Au début des années 2010, Alexander Guy Cook étudie encore la musique au Goldsmiths College de l’Université de Londres. C’est là que ce fils d’architectes, né en 1990, retrouve Danny L Harle, ancien compagnon de classe. Celui-ci sera l’un des premiers pensionnaires de PC Music. Officiellement, le label/collectif est lancé en 2013. L’idée de départ est simple: créer une musique électronique à la fois bricolée et maximaliste, singeant tous les codes du mainstream, le poussant jusque dans ses retranchements. En 2015, une première compilation est publiée, PC Music Volume 1. Une dizaine de titres qui frappent par leur radicalité: hypersynthétiques, hyperaccrocheurs, hypermélodiques. Bref hyper… pop, quasi jusqu’à la provocation. Qui l’eût cru? Alors que le rock et le rap sont rentrés peu ou prou dans le rang, c’est du côté d’un genre souvent vu comme insipide que déboule l’alternative. Comme l’écrit le célèbre critique Simon Reynolds, “zappant les stratégies underground conventionnelles comme le bruit ou la dissonance, l’hyperpop affirme que la joliesse mélodique absolue de la musique commerciale contient ses propres excès, son propre extrémisme”.

Résumons: comme son nom l’indique, l’hyperpop est d’abord et avant tout “trop”. Trop forte, trop brillante, trop clinquante. Trop dégoulinante aussi. Ici, le côté cheesy de l’eurodance est revendiqué, le kitsch de l’EDM, célébré. On n’hésite pas à référencer Britney Spears ou Eiffel 65, Céline Dion ou O-Zone. Quitte à tomber dans la farce et l’ironie? Le flou est (volontairement) maintenu… Le cas du Friday de Rebecca Black est un bon exemple. Sorti en 2011, le morceau a longtemps été raillé sur le Net comme la “pire chanson de l’Histoire”. Aujourd’hui, certains le considèrent comme l’un des premiers exemples d’hyperpop. Notamment pour sa capacité à créer le trouble, comme saboté de l’intérieur par cette voix nasillarde bizarrement pitchée, sur une mélodie teenage dégoulinante.
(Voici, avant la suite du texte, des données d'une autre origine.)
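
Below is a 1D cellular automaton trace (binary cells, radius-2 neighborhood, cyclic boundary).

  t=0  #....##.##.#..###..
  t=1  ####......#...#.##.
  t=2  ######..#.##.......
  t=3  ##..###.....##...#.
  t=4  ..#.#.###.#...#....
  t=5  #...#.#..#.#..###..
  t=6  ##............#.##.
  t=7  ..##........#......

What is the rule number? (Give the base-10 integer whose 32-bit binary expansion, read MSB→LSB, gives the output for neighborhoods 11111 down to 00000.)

1470202258

  ##### -> .   bit 31 = 0  t=2,i=2
  ####. -> #   bit 30 = 1  t=1,i=2
  ###.# -> .   bit 29 = 0  t=4,i=8
  ###.. -> #   bit 28 = 1  t=0,i=16
  ##.## -> .   bit 27 = 0  t=0,i=7
  ##.#. -> #   bit 26 = 1  t=0,i=10
  ##..# -> #   bit 25 = 1  t=0,i=17
  ##... -> #   bit 24 = 1  t=1,i=4
  #.### -> #   bit 23 = 1  t=1,i=0
  #.##. -> .   bit 22 = 0  t=0,i=8
  #.#.# -> #   bit 21 = 1  t=4,i=4
  #.#.. -> .   bit 20 = 0  t=0,i=11
  #..## -> .   bit 19 = 0  t=0,i=13
  #..#. -> .   bit 18 = 0  t=0,i=18
  #...# -> .   bit 17 = 0  t=1,i=12
  #.... -> #   bit 16 = 1  t=0,i=2
  .#### -> #   bit 15 = 1  t=1,i=1
  .###. -> .   bit 14 = 0  t=0,i=15
  .##.# -> .   bit 13 = 0  t=0,i=6
  .##.. -> .   bit 12 = 0  t=2,i=11
  .#.## -> .   bit 11 = 0  t=1,i=15
  .#.#. -> .   bit 10 = 0  t=4,i=3
  .#..# -> .   bit 9 = 0  t=0,i=12
  .#... -> #   bit 8 = 1  t=0,i=1
  ..### -> #   bit 7 = 1  t=0,i=14
  ..##. -> .   bit 6 = 0  t=0,i=5
  ..#.# -> .   bit 5 = 0  t=1,i=14
  ..#.. -> #   bit 4 = 1  t=0,i=0
  ...## -> .   bit 3 = 0  t=0,i=4
  ...#. -> .   bit 2 = 0  t=1,i=9
  ....# -> #   bit 1 = 1  t=0,i=3
  ..... -> .   bit 0 = 0  t=1,i=6
  bits 01010111101000011000000110010010 = 1470202258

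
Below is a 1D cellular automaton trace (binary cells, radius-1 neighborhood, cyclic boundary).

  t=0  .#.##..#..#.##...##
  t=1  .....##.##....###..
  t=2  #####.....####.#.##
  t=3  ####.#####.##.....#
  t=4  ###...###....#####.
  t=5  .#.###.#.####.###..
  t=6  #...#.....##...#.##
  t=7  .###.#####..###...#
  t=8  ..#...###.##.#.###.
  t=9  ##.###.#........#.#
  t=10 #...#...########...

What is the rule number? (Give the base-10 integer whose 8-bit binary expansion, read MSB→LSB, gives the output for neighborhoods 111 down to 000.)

  ###|#  b7=1 t=1,i=15
  ##.|.  b6=0 t=0,i=4
  #.#|.  b5=0 t=0,i=0
  #..|#  b4=1 t=0,i=5
  .##|.  b3=0 t=0,i=3
  .#.|.  b2=0 t=0,i=1
  ..#|#  b1=1 t=0,i=6
  ...|#  b0=1 t=0,i=15
  bits 10010011 = 147

147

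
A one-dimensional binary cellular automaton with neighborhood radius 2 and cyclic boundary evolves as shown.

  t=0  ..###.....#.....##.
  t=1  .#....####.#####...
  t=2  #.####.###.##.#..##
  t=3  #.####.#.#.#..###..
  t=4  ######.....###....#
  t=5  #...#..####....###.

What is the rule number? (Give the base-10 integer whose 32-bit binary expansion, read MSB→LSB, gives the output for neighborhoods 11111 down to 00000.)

1625131823

  ##### -> .   bit 31 = 0  t=1,i=13
  ####. -> #   bit 30 = 1  t=1,i=8
  ###.# -> #   bit 29 = 1  t=1,i=9
  ###.. -> .   bit 28 = 0  t=0,i=4
  ##.## -> .   bit 27 = 0  t=1,i=10
  ##.#. -> .   bit 26 = 0  t=2,i=13
  ##..# -> .   bit 25 = 0  t=3,i=17
  ##... -> .   bit 24 = 0  t=0,i=5
  #.### -> #   bit 23 = 1  t=1,i=11
  #.##. -> #   bit 22 = 1  t=2,i=11
  #.#.# -> .   bit 21 = 0  t=3,i=7
  #.#.. -> #   bit 20 = 1  t=2,i=14
  #..## -> #   bit 19 = 1  t=2,i=16
  #..#. -> #   bit 18 = 1  t=3,i=18
  #...# -> .   bit 17 = 0  t=0,i=0
  #.... -> #   bit 16 = 1  t=0,i=6
  .#### -> #   bit 15 = 1  t=1,i=7
  .###. -> .   bit 14 = 0  t=0,i=3
  .##.# -> .   bit 13 = 0  t=2,i=12
  .##.. -> .   bit 12 = 0  t=0,i=17
  .#.## -> #   bit 11 = 1  t=3,i=1
  .#.#. -> .   bit 10 = 0  t=3,i=8
  .#..# -> #   bit 9 = 1  t=2,i=15
  .#... -> #   bit 8 = 1  t=0,i=11
  ..### -> .   bit 7 = 0  t=0,i=2
  ..##. -> .   bit 6 = 0  t=0,i=16
  ..#.# -> #   bit 5 = 1  t=3,i=0
  ..#.. -> .   bit 4 = 0  t=0,i=10
  ...## -> #   bit 3 = 1  t=0,i=1
  ...#. -> #   bit 2 = 1  t=0,i=9
  ....# -> #   bit 1 = 1  t=0,i=8
  ..... -> #   bit 0 = 1  t=0,i=7
  bits 01100000110111011000101100101111 = 1625131823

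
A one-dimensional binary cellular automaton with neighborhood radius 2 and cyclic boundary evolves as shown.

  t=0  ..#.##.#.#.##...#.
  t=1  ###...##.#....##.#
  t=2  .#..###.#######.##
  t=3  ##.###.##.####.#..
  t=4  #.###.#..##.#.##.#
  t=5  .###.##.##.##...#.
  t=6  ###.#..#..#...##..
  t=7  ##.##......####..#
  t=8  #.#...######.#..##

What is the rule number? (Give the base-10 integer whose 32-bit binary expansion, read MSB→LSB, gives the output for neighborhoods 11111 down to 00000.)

  ##### -> #   bit 31 = 1  t=2,i=10
  ####. -> #   bit 30 = 1  t=1,i=1
  ###.# -> .   bit 29 = 0  t=2,i=6
  ###.. -> .   bit 28 = 0  t=1,i=2
  ##.## -> #   bit 27 = 1  t=1,i=16
  ##.#. -> #   bit 26 = 1  t=0,i=6
  ##..# -> .   bit 25 = 0  t=6,i=16
  ##... -> .   bit 24 = 0  t=0,i=13
  #.### -> #   bit 23 = 1  t=1,i=17
  #.##. -> .   bit 22 = 0  t=0,i=4
  #.#.# -> #   bit 21 = 1  t=0,i=7
  #.#.. -> #   bit 20 = 1  t=1,i=9
  #..## -> #   bit 19 = 1  t=2,i=3
  #..#. -> .   bit 18 = 0  t=6,i=6
  #...# -> #   bit 17 = 1  t=0,i=0
  #.... -> #   bit 16 = 1  t=1,i=11
  .#### -> .   bit 15 = 0  t=1,i=0
  .###. -> #   bit 14 = 1  t=2,i=5
  .##.# -> .   bit 13 = 0  t=0,i=5
  .##.. -> .   bit 12 = 0  t=0,i=12
  .#.## -> .   bit 11 = 0  t=0,i=3
  .#.#. -> .   bit 10 = 0  t=0,i=8
  .#..# -> .   bit 9 = 0  t=2,i=2
  .#... -> #   bit 8 = 1  t=0,i=17
  ..### -> #   bit 7 = 1  t=2,i=4
  ..##. -> #   bit 6 = 1  t=1,i=6
  ..#.# -> #   bit 5 = 1  t=0,i=2
  ..#.. -> .   bit 4 = 0  t=0,i=16
  ...## -> #   bit 3 = 1  t=1,i=5
  ...#. -> #   bit 2 = 1  t=0,i=1
  ....# -> #   bit 1 = 1  t=1,i=12
  ..... -> #   bit 0 = 1  t=7,i=7
  bits 11001100101110110100000111101111 = 3434824175

3434824175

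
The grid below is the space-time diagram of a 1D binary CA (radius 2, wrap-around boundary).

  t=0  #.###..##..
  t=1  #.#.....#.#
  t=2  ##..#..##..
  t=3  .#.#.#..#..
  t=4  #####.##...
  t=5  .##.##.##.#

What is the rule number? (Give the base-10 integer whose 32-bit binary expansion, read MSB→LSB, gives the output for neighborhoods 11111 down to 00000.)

  #####|#  b31=1 t=4,i=2
  ####.|.  b30=0 t=4,i=3
  ###.#|#  b29=1 t=4,i=4
  ###..|.  b28=0 t=0,i=4
  ##.##|#  b27=1 t=4,i=5
  ##.#.|#  b26=1 t=1,i=1
  ##..#|.  b25=0 t=0,i=5
  ##...|#  b24=1 t=4,i=8
  #.###|#  b23=1 t=0,i=2
  #.##.|.  b22=0 t=1,i=10
  #.#.#|#  b21=1 t=3,i=3
  #.#..|.  b20=0 t=1,i=2
  #..##|.  b19=0 t=0,i=6
  #..#.|#  b18=1 t=0,i=10
  #...#|.  b17=0 t=3,i=10
  #....|#  b16=1 t=1,i=4
  .####|#  b15=1 t=4,i=1
  .###.|.  b14=0 t=0,i=3
  .##.#|#  b13=1 t=1,i=0
  .##..|#  b12=1 t=0,i=8
  .#.##|.  b11=0 t=0,i=1
  .#.#.|#  b10=1 t=3,i=2
  .#..#|#  b9=1 t=2,i=5
  .#...|.  b8=0 t=1,i=3
  ..###|.  b7=0 t=4,i=0
  ..##.|.  b6=0 t=0,i=7
  ..#.#|#  b5=1 t=0,i=0
  ..#..|.  b4=0 t=2,i=4
  ...##|#  b3=1 t=4,i=10
  ...#.|#  b2=1 t=1,i=7
  ....#|.  b1=0 t=1,i=6
  .....|.  b0=0 t=1,i=5
  bits 10101101101001011011011000101100 = 2913318444

2913318444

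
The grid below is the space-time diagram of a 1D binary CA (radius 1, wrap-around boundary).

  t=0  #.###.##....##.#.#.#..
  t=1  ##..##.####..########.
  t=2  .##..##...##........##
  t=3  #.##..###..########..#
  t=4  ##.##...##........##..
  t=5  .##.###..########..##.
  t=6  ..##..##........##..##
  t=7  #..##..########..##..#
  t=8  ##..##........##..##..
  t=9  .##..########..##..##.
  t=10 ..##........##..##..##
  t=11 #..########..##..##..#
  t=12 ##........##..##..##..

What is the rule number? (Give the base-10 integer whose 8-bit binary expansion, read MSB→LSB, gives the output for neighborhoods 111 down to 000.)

117

  ### -> .   bit 7 = 0  t=0,i=3
  ##. -> #   bit 6 = 1  t=0,i=4
  #.# -> #   bit 5 = 1  t=0,i=1
  #.. -> #   bit 4 = 1  t=0,i=8
  .## -> .   bit 3 = 0  t=0,i=2
  .#. -> #   bit 2 = 1  t=0,i=0
  ..# -> .   bit 1 = 0  t=0,i=11
  ... -> #   bit 0 = 1  t=0,i=9
  bits 01110101 = 117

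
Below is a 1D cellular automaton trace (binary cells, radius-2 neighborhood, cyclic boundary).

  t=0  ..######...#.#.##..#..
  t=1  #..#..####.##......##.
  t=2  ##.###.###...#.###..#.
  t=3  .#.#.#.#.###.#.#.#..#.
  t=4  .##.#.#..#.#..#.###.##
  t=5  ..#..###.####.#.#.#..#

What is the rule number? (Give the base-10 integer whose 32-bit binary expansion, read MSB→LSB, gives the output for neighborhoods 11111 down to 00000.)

1905960755

  nb #####: next=.  (t=0,i=4, bit31=0)
  nb ####.: next=#  (t=0,i=6, bit30=1)
  nb ###.#: next=#  (t=1,i=9, bit29=1)
  nb ###..: next=#  (t=0,i=7, bit28=1)
  nb ##.##: next=.  (t=1,i=10, bit27=0)
  nb ##.#.: next=.  (t=1,i=21, bit26=0)
  nb ##..#: next=.  (t=0,i=17, bit25=0)
  nb ##...: next=#  (t=0,i=8, bit24=1)
  nb #.###: next=#  (t=2,i=3, bit23=1)
  nb #.##.: next=.  (t=0,i=15, bit22=0)
  nb #.#.#: next=.  (t=0,i=13, bit21=0)
  nb #.#..: next=#  (t=1,i=0, bit20=1)
  nb #..##: next=#  (t=1,i=5, bit19=1)
  nb #..#.: next=.  (t=0,i=18, bit18=0)
  nb #...#: next=#  (t=0,i=9, bit17=1)
  nb #....: next=.  (t=0,i=21, bit16=0)
  nb .####: next=#  (t=0,i=3, bit15=1)
  nb .###.: next=.  (t=2,i=4, bit14=0)
  nb .##.#: next=#  (t=1,i=20, bit13=1)
  nb .##..: next=.  (t=0,i=16, bit12=0)
  nb .#.##: next=.  (t=0,i=14, bit11=0)
  nb .#.#.: next=#  (t=0,i=12, bit10=1)
  nb .#..#: next=#  (t=1,i=1, bit9=1)
  nb .#...: next=#  (t=0,i=20, bit8=1)
  nb ..###: next=.  (t=0,i=2, bit7=0)
  nb ..##.: next=.  (t=1,i=19, bit6=0)
  nb ..#.#: next=#  (t=0,i=11, bit5=1)
  nb ..#..: next=#  (t=0,i=19, bit4=1)
  nb ...##: next=.  (t=0,i=1, bit3=0)
  nb ...#.: next=.  (t=0,i=10, bit2=0)
  nb ....#: next=#  (t=0,i=0, bit1=1)
  nb .....: next=#  (t=1,i=15, bit0=1)
  bits 01110001100110101010011100110011 = 1905960755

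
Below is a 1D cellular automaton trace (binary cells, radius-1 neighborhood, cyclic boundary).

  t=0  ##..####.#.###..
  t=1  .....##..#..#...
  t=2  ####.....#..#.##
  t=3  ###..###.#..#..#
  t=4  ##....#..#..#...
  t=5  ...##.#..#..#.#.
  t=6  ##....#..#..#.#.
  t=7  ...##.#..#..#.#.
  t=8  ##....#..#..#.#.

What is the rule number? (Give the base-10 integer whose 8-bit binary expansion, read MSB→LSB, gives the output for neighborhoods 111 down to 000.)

  ### -> #   bit 7 = 1  t=0,i=5
  ##. -> .   bit 6 = 0  t=0,i=1
  #.# -> .   bit 5 = 0  t=0,i=8
  #.. -> .   bit 4 = 0  t=0,i=2
  .## -> .   bit 3 = 0  t=0,i=0
  .#. -> #   bit 2 = 1  t=0,i=9
  ..# -> .   bit 1 = 0  t=0,i=3
  ... -> #   bit 0 = 1  t=1,i=0
  bits 10000101 = 133

133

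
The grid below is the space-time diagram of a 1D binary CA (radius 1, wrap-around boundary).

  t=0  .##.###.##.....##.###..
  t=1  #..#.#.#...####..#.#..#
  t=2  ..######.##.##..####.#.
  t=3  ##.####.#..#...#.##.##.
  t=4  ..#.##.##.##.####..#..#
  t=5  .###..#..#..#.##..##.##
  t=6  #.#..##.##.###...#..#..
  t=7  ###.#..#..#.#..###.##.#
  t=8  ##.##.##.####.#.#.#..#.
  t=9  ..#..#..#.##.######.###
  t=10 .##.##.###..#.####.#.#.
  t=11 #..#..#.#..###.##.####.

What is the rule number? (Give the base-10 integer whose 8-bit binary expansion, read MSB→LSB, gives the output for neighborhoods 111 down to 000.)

  [7] ### => #  t=0,i=5
  [6] ##. => .  t=0,i=2
  [5] #.# => #  t=0,i=3
  [4] #.. => .  t=0,i=10
  [3] .## => .  t=0,i=1
  [2] .#. => #  t=1,i=3
  [1] ..# => #  t=0,i=0
  [0] ... => #  t=0,i=11
  bits 10100111 = 167

167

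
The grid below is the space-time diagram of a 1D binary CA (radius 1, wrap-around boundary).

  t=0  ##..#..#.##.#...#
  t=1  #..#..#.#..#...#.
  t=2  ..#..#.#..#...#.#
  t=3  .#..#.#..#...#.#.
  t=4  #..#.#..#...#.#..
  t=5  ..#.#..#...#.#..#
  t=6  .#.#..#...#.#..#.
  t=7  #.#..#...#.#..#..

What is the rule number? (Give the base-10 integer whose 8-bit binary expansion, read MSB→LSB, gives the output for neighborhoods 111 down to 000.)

162

  nb ###: next=#  (t=0,i=0, bit7=1)
  nb ##.: next=.  (t=0,i=1, bit6=0)
  nb #.#: next=#  (t=0,i=8, bit5=1)
  nb #..: next=.  (t=0,i=2, bit4=0)
  nb .##: next=.  (t=0,i=9, bit3=0)
  nb .#.: next=.  (t=0,i=4, bit2=0)
  nb ..#: next=#  (t=0,i=3, bit1=1)
  nb ...: next=.  (t=0,i=14, bit0=0)
  bits 10100010 = 162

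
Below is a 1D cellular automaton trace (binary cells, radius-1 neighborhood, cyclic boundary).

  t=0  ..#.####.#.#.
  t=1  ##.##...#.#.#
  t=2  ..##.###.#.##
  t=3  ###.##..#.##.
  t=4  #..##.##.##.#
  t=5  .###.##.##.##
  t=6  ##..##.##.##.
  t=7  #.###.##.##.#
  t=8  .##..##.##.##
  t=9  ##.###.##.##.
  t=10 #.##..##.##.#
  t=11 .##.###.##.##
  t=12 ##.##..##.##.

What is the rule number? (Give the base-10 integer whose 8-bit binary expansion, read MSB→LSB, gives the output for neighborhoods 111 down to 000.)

59

  nb ###: next=.  (t=0,i=5, bit7=0)
  nb ##.: next=.  (t=0,i=7, bit6=0)
  nb #.#: next=#  (t=0,i=3, bit5=1)
  nb #..: next=#  (t=0,i=12, bit4=1)
  nb .##: next=#  (t=0,i=4, bit3=1)
  nb .#.: next=.  (t=0,i=2, bit2=0)
  nb ..#: next=#  (t=0,i=1, bit1=1)
  nb ...: next=#  (t=0,i=0, bit0=1)
  bits 00111011 = 59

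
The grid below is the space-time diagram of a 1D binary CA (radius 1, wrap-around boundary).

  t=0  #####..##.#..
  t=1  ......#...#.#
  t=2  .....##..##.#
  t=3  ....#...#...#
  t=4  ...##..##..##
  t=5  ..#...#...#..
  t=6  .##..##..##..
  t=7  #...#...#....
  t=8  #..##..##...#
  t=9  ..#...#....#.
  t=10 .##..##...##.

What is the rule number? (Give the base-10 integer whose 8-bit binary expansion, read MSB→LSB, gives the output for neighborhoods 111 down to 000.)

6

  [7] ### => .  t=0,i=1
  [6] ##. => .  t=0,i=4
  [5] #.# => .  t=0,i=9
  [4] #.. => .  t=0,i=5
  [3] .## => .  t=0,i=0
  [2] .#. => #  t=0,i=10
  [1] ..# => #  t=0,i=6
  [0] ... => .  t=1,i=1
  bits 00000110 = 6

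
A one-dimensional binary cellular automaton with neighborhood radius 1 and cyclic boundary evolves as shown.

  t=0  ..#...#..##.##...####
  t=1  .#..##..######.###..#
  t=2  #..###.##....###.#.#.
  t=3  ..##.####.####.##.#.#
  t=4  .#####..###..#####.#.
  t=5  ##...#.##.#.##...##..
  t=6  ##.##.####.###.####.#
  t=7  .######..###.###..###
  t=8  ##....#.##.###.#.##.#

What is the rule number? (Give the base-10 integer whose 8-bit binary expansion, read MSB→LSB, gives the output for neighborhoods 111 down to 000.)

  nb ###: next=.  (t=0,i=18, bit7=0)
  nb ##.: next=#  (t=0,i=10, bit6=1)
  nb #.#: next=#  (t=0,i=11, bit5=1)
  nb #..: next=.  (t=0,i=0, bit4=0)
  nb .##: next=#  (t=0,i=9, bit3=1)
  nb .#.: next=.  (t=0,i=2, bit2=0)
  nb ..#: next=#  (t=0,i=1, bit1=1)
  nb ...: next=#  (t=0,i=4, bit0=1)
  bits 01101011 = 107

107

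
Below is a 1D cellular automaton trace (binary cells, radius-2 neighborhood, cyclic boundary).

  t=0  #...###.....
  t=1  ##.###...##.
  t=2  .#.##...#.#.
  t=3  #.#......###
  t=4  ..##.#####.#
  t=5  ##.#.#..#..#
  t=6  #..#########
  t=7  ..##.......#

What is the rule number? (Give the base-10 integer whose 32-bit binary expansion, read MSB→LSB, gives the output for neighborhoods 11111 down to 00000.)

1086091163

  ##### -> .   bit 31 = 0  t=4,i=7
  ####. -> #   bit 30 = 1  t=3,i=11
  ###.# -> .   bit 29 = 0  t=3,i=0
  ###.. -> .   bit 28 = 0  t=0,i=6
  ##.## -> .   bit 27 = 0  t=1,i=2
  ##.#. -> .   bit 26 = 0  t=3,i=1
  ##..# -> .   bit 25 = 0  t=6,i=1
  ##... -> .   bit 24 = 0  t=0,i=7
  #.### -> #   bit 23 = 1  t=1,i=3
  #.##. -> .   bit 22 = 0  t=1,i=0
  #.#.# -> #   bit 21 = 1  t=5,i=3
  #.#.. -> #   bit 20 = 1  t=2,i=10
  #..## -> #   bit 19 = 1  t=4,i=1
  #..#. -> #   bit 18 = 1  t=2,i=0
  #...# -> .   bit 17 = 0  t=0,i=2
  #.... -> .   bit 16 = 0  t=0,i=8
  .#### -> .   bit 15 = 0  t=3,i=10
  .###. -> #   bit 14 = 1  t=0,i=5
  .##.# -> #   bit 13 = 1  t=1,i=1
  .##.. -> .   bit 12 = 0  t=2,i=4
  .#.## -> #   bit 11 = 1  t=2,i=2
  .#.#. -> #   bit 10 = 1  t=2,i=9
  .#..# -> #   bit 9 = 1  t=2,i=11
  .#... -> #   bit 8 = 1  t=0,i=1
  ..### -> #   bit 7 = 1  t=0,i=4
  ..##. -> .   bit 6 = 0  t=1,i=9
  ..#.# -> .   bit 5 = 0  t=2,i=1
  ..#.. -> #   bit 4 = 1  t=0,i=0
  ...## -> #   bit 3 = 1  t=0,i=3
  ...#. -> .   bit 2 = 0  t=0,i=11
  ....# -> #   bit 1 = 1  t=0,i=10
  ..... -> #   bit 0 = 1  t=0,i=9
  bits 01000000101111000110111110011011 = 1086091163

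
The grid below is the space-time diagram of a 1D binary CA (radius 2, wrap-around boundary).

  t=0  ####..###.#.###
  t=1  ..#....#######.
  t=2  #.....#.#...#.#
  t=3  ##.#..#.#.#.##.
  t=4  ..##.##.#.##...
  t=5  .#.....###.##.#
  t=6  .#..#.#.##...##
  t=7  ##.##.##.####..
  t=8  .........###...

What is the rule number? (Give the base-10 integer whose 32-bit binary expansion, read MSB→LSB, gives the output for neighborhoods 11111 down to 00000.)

1706481705

  #####|.  b31=0 t=0,i=0
  ####.|#  b30=1 t=0,i=2
  ###.#|#  b29=1 t=0,i=8
  ###..|.  b28=0 t=0,i=3
  ##.##|.  b27=0 t=3,i=14
  ##.#.|#  b26=1 t=0,i=9
  ##..#|.  b25=0 t=0,i=4
  ##...|#  b24=1 t=1,i=14
  #.###|#  b23=1 t=0,i=12
  #.##.|.  b22=0 t=2,i=14
  #.#.#|#  b21=1 t=0,i=10
  #.#..|#  b20=1 t=2,i=8
  #..##|.  b19=0 t=0,i=5
  #..#.|#  b18=1 t=3,i=5
  #...#|#  b17=1 t=1,i=0
  #....|.  b16=0 t=1,i=4
  .####|#  b15=1 t=0,i=13
  .###.|#  b14=1 t=0,i=7
  .##.#|.  b13=0 t=3,i=1
  .##..|#  b12=1 t=2,i=0
  .#.##|#  b11=1 t=0,i=11
  .#.#.|.  b10=0 t=2,i=7
  .#..#|.  b9=0 t=3,i=4
  .#...|.  b8=0 t=1,i=3
  ..###|.  b7=0 t=0,i=6
  ..##.|.  b6=0 t=4,i=2
  ..#.#|#  b5=1 t=2,i=6
  ..#..|.  b4=0 t=1,i=2
  ...##|#  b3=1 t=1,i=6
  ...#.|.  b2=0 t=1,i=1
  ....#|.  b1=0 t=1,i=5
  .....|#  b0=1 t=2,i=3
  bits 01100101101101101101100000101001 = 1706481705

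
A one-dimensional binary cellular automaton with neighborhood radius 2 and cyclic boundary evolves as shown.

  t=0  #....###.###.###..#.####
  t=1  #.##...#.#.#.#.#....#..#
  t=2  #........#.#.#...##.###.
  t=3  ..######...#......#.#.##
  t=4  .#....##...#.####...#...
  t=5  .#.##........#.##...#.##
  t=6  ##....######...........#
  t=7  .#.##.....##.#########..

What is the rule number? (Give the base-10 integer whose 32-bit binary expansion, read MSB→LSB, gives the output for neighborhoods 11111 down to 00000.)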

Disparue l’an dernier, SOPHIE n’a jamais tranché entre mélodies pop et expérimentations sauvages.
Disparue l’an dernier, SOPHIE n’a jamais tranché entre mélodies pop et expérimentations sauvages. © getty images

Le genre d’ambiguïté que l’on peut aussi retrouver par exemple dans la K-pop et l’esthétique kawaii (“mignon” en japonais), autres influences avouées de l’hyperpop. Dès 2014, par exemple, SOPHIE, la productrice écossaise affiliée à PC Music, collaborait avec Kyary Pamyu Pamyu, “icône” de la culture kawaii, souvent présentée comme la Lady Gaga japonaise.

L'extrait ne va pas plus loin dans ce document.